After the armistice, the Exhumation Units entered the battle-field. Fanny Seabrook hoped for news of her missing sons’ bodies. They found nothing. They could only say that George’s remains most likely lay north of Polygon Wood, where the battle occurred, and not – as the official records stated – ‘in the vicinity of Westhoek and Anzac Ridge’.68
A letter from the Seabrooks’ commanding officer on 10 December 1919 should have defused the mother’s growing obsession with the fate of George: ‘You
r son George and his other brother [Theo] were killed during the attack … I can only think that George and his brother were so upset at Keith’s death that they exposed themselves unduly in seeking their vengeance on the enemy …’69
If they were dead, where were their bodies, she continued to ask herself. The question tormented her. Like many parents, she had no conception of modern warfare or the effect of a direct hit by a howitzer shell on the human body. On 6 July 1921, she fired off another letter to the army: ‘I am much concerned at no word having reached us to the whereabouts of the Bodies [sic] of our two eldest sons …’70 Wearying of this unshakable woman, the army promptly replied that ‘an intensive search is now being made over all old battlefields with a view to locating unregistered graves’.71
They found nothing. Fanny never stopped believing that her eldest son was alive.
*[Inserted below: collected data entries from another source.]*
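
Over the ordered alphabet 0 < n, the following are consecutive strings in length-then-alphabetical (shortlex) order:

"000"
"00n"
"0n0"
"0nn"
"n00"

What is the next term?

Treat n00 as a base-2 numeral over the given alphabet and add one, carrying through any trailing n's.

n0n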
On 21 April 1923, almost six years after their deaths, the Australian Army confirmed that the remains of George and Theo were still missing and speculated as to the reason, in a letter of brutal honesty, to the three brothers’ father: ‘It is quite possible all traces of their graves were obliterated by shell fire …’72
Fanny Seabrook even refused to accept this; by now, the poor woman was delusional. On 14 March 1925, she wrote to the Defence Department to ask why no photograph of Keith’s grave had arrived from Belgium and whether the Department had received any news of the bodies of her other sons: ‘After all these years surely something should be known. This is very heart-breaking for us.’73 She died on 28 August 1929, of stomach cancer, still clinging to the belief that her eldest son lived.
The Germans were similarly clearing the battlefield of their dead, of whom an enormous number had accumulated on the ridges of the Salient throughout the summer and autumn months. Of their 220,000 casualties sustained between 21 May and 10 December 1917, the heaviest concentration was in the first ten days of October, with 9034 men killed and missing and 14,217 wounded. The Germans were running out of manpower, unlike the Allies, who would soon be able to draw on the great pool of American manpower and the rehabilitated French Army. The British attacks were draining Germany’s male lifeblood, as Haig intended. At this rate, the Allies would ultimately ‘win’, though at a cost in lives that Lloyd George and posterity would refuse to accept.